Best of luck with your op next week hunny. I know its hard but try not to feel guilty about needing the help. You have never asked for anything from them & the very fact that they even tried that disgusting excuse on you says so much about them.
I hope the family you work for get someone in the interim too. I cant get my head araound the fact that they'd even suggest they couldn't replace you while you are recovering.
Lots of love, xxx

Petunia said...

Thanks for the comments Momx3. Thats awful that they fobbed you off with someone to clean the house instead of work with the children. Currently there are three schemes running, Home Help where someone comes in and cleans and does "light housework", Home Care where the person who comes in takes care needs of the service user, ie personal hygiene, feeding, dressing etc, and Home Support where the responsibility of the person is to provide respite for the family, not just for the individual client. This is all going to change in 2012 where all "help" will be classified as Home Care Attendants and will be responsible for all aspects of care, cleaning and respite etc. The HSE has been sending current employees on training so that they are qualified to provide for the care needs side of their job. This in theory is great. HOWEVER... from talking to many people who have done the home help side of the job, they are refusing to deal directly with the client in the job. Call me cynical but I personally think this is because they can work fast and get in and out in half the hours they are assigned. I've heard workers stick to the letter of the "LIGHT housework" rule and refuse to do anything other than a quick runaround with a vacuum cleaner and a flash of a dusting.
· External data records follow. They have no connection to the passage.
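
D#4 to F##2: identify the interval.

Descending from D#4 to F##2 is the same interval as ascending F##2 to D#4.
F to D spans six letter names (F-G-A-B-C-D), plus an octave — that makes it a thirteenth of some quality.
At 20 semitones, F##2→D#4 falls one short of a major thirteenth: minor.
(Equivalently, a compound minor sixth: a minor sixth plus an octave.)

minor 13th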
How this helps the client is beyond me?!? Parents should be able to specify what sort of help will benefit them most. For some yes cleaning might be what they want, but for most, its the chance to have a few hours off knowing that the person who's there to mind their children is not just there for the pay cheque and their kids needs will be met both emotionally and physically

Looking for Blue Sky said...

Don't ever feel guilty about asking for help, Petunia. The 'person' who told you that any help you got would be depriving someone else is so wrong, just like the TV programme last night which suggested that more money for carers meant less for overseas aid. No mention of the billions being poured into the banks. You need and deserve help and I really really hope the HSE sees sense and provides it x

Lisamaree said...

That's just typical HSE default behaviour - bully the vulnerable rather than stand up and change work practices to get more frontline services to the people who need them. Twitter was full of SIPTU members that night who were on the offensive at the merest suggestion that work practices change and money be distributed more efficiently. I had several clashes with pig headed reps who having seen the victims of their obstruction- were still intent on maintaing the status quo - and getting more money to waste.
O'Reilly has never been in a better position to take the funding out of the HSE pot and offer it directly to non-profit agencies prepared to provide a adapted to the needs of clients.
Instead of all this arse covering - they could hire irish nurses to care for seriously disabled in their homes with family able to take a break. They could hire ABA tutors to offer respite to the newly diagnosed parents - SNAs experienced in care needs - on rosters to suit the families and staff and all for what it probably costs to keep one seat shiner in the top jobs. Better still, get the seat shiners job description changed and they can be re-deployed as home support on their 200k a year. At least they would be useful!
This story needs to be told xx

NanP said...

Since I am too angry for words, all I can say is "Grrrrrrrr"

PS: good post, putting it in just the right light.